In the guise of the vagabond's life-path laid bare in the cards, AFMIASW also asks questions about the progression of a narrative where different choices would seemingly lead to different outcomes, including choices made apparently at random, like the manner in which the vagabond decides to shuffle the cards before the telling, and made simply, it seemed to me, to let the player see to what different outcome they could lead.

(There are lots of choices like that in many games, even choices meaningful by design, but made mindlessly by a tired/jaded/idly curious player who simply wants to see what more juice they can squeeze out of the game.)
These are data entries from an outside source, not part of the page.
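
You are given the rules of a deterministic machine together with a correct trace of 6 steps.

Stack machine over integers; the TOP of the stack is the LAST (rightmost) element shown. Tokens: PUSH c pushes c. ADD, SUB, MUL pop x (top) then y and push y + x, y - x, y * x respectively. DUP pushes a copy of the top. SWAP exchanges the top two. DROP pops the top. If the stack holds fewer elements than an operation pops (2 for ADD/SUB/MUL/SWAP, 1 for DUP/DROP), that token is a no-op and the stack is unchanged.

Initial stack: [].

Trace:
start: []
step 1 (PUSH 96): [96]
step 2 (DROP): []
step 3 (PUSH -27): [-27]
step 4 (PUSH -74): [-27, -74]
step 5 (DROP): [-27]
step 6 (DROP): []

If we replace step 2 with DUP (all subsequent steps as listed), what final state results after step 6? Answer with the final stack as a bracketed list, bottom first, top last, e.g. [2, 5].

[96, 96]

(re-executing from step 2 with the substitution; state before step 2: [96])
step 2 (DUP): [96, 96]
step 3 (PUSH -27): [96, 96, -27]
step 4 (PUSH -74): [96, 96, -27, -74]
step 5 (DROP): [96, 96, -27]
step 6 (DROP): [96, 96]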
Also, there's a certain, pretty creepily effective, metafictional moment at one point.

Now, I have a couple of criticisms, however. The entire experience is rather on the nose. It seems to care more about squarely making a point (directly or by implication) than doing that through engagement with the narrative. The subject matter is actually well-suited to the themes, but the writing was simply not up to par for me. There were a number of typos, like "sustinance" and "glistenes", also some grammatically and/or stylistically confusing sentences like these:

Looking down the path, the vagabond spies a light from the side of the path, flickering but warm. (you can't feel warmth from a light that you barely see) 
The vagabond walks along until they spy a figure, cloaked in shrouds and playing at something in their hands. After a moment's pause, the figure looks up, and a haggard voice emanates from the black void of the cloak. (playing at something? shrouds, plural? The haggard voice from a black void is also quite pushing the adjectival envelope, as well as the spying, again. I'm reminded of another game, not Tarot fortune-telling, that sort of spoils the atmosphere.)
 Too captivated to move, time seems to stretch out as the anticipation makes the vagabond lose nearly all sense of their self. (Grammatical agreement problem. Is time too captivated to move, or is it in fact the vagabond. Also, the whole sentence sort of trundles along rather heavily.)

These are symptomatic. Now, the whole thing is really short, so it's not that much of a problem, but still, it adds to my impression that AFMIASW doesn't really care about the narrative much. Still, I found some food for thought here.



IF Comp'15: Darkiss: Chapter One: The Awakening, Marco Vallarino

After my first few weeks of getting into IF, I haven't had the chance to play much parser fiction, and parser puzzles of the more usual sort aren't really my thing, so bear that in mind. (Having said that, Darkiss isn't really a challenge in that respect.)

The vampire Voigt, freshly awakened, has to find a way out of his own crypt and wreak revenge on the ones who drove a stake through his heart. Most of the narrative concerns Voigt restoring his memories by looking around the crypt's rooms, from which we learn that Voigt wouldn't be out of place either in The Rocky Horror Picture Show (to judge by the light-hearted glee Voigt feels at the remembered torture of friar), or Sesame Street (one of the puzzles involves counting snakes and spiders! Twice!)

I feel that this being a first chapter of a larger narrative sort of set me up to like this less than I otherwise would have. But I have other criticisms as well, unfortunately. 

The writing is pretty heavy-handed, and that's disregarding the fact that it's a translation, unless the siren call of writing in a foreign language prompted the author to add lots of ten-dollar words to the prose. In almost every place where an adjective could be inserted, it is. Now, sesquipedalian gyrations are more or less the norm in Gothic writing, but here the riff on Stoker is a bit too noticeable, even if it was intended (?) as a spoof.

Also, the conversation with the parser was rather stumbly, not because of difficulty issues, but because of the sheer amount of text in each response. It felt like Vallarino has tried to write a Gothic novel in parser form, and I'm not sure the two forms fit.